OTTAWA—A porn age verification requirement proposed and advanced through the Canadian Senate proceeds through the House of Commons without the support of Prime Minister Justin Trudeau’s Liberal government and the coalition of MPs aligned to it.
The proposal is Bill S-210.
Known as the Protecting Young Persons from Exposure to Pornography Act, independent Sen. Julie Miville-Dechêne of Quebec managed to advance the bill through the Senate. Now, it's stuck before a committee undergoing further study.
Sen. Miville-Dechêne expressed to the wire service Canadian Press that she cannot contemplate why 133 members of the Liberal party chose not to support the bill.
The Liberal government says that S-210 overlaps with its own internal efforts to implement age verification and age-gating measures through regulation.
“Never, never have I had any indication that in the [Liberal’s proposed] online harms bill there will be anything to protect children against those porn platforms,” said Miville-Dechêne.
AVN reported previously that a very influential digital governance standards organization in Canada wants the national government to implement age verification for pornographic websites with biometrics.
The Digital Governance Standards Institute submitted a proposal to the Canadian federal government to add a biometric provision in Bill S-210. A spokesperson for the Canadian Heritage minister, Pascale St-Onge, MP, said the bill is essentially a waste of time.
“We share the goal of a safer internet experience for children and youth. However, this bill is fundamentally flawed,” the Heritage minister’s office told the Canadian Press in a statement earlier this week.
Most adult industry firms, such as Montreal-based Aylo, support age verification but in the least invasive format possible.

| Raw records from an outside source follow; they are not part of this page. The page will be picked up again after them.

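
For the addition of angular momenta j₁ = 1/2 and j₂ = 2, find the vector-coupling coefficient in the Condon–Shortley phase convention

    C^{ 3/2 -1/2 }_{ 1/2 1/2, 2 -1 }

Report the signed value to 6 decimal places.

√[4·1!0!3!/5! · 1!0!1!3!1!2!] = √(12/5)
  +(−1)^0/∏(0,1,0,1,0,2)! = 1/2  (running 1/2)
⟨..|..⟩ = √(12/5)·(1/2) = +0.774597

+√(3/5) = +0.774597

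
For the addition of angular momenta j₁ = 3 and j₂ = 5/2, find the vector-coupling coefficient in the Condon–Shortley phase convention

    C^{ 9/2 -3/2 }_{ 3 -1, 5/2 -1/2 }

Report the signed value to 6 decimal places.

−√(5/231) = -0.147122

j₁+j₂−J=1  J+j₁−j₂=5  J−j₁+j₂=4  j₁+j₂+J+1=11
(j₁±m₁, j₂±m₂, J±M) = (2,4,2,3,3,6)
P² = 138240/77
sum k=0..1:
  [0] +1/96 = 1/96
  [1] −1/72 = -1/72
S = -1/288
C² = P²·S² = 5/231 ; C = -0.147122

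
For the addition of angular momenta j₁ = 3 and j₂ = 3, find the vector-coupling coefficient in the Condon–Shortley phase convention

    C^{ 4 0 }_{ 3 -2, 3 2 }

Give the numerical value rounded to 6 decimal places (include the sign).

+0.564076  (= +√(7/22))

j₁+j₂−J=2  J+j₁−j₂=4  J−j₁+j₂=4  j₁+j₂+J+1=11
(j₁±m₁, j₂±m₂, J±M) = (1,5,5,1,4,4)
P² = 165888/77
sum k=1..2:
  [1] −1/576 = -1/576
  [2] +1/72 = 1/72
S = 7/576
C² = P²·S² = 7/22 ; C = +0.564076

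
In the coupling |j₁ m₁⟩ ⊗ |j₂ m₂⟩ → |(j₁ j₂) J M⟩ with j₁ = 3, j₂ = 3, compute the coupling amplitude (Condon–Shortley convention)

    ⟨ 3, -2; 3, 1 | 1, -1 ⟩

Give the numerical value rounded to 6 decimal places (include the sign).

+√(5/28) = +0.422577

√[3·5!1!1!/8! · 1!5!4!2!0!2!] = √(720/7)
  +(−1)^4/∏(4,1,1,0,0,1)! = 1/24  (running 1/24)
⟨..|..⟩ = √(720/7)·(1/24) = +0.422577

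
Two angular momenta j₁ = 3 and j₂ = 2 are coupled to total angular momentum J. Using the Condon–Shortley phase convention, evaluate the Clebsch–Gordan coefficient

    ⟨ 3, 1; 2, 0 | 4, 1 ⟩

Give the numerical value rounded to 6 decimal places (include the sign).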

“Unfortunately, the way many jurisdictions worldwide have chosen to implement age verification is ineffective, haphazard, and dangerous,” said a spokesperson for Aylo, which is the parent company of adult tube site Pornhub, in an email to AVN.
“Any regulations that require hundreds of thousands of adult sites to collect significant amounts of highly sensitive personal information is putting user safety in jeopardy," the spokesperson added. "Moreover, as experience has demonstrated, unless properly enforced, users will simply access non-compliant sites or find other methods of evading these laws."
The spokesperson conceded the statement is similar to others they've made throughout this year, given the onslaught of similar legislation in jurisdictions in the United States, United Kingdom, and throughout the European Union (e.g., France and Spain).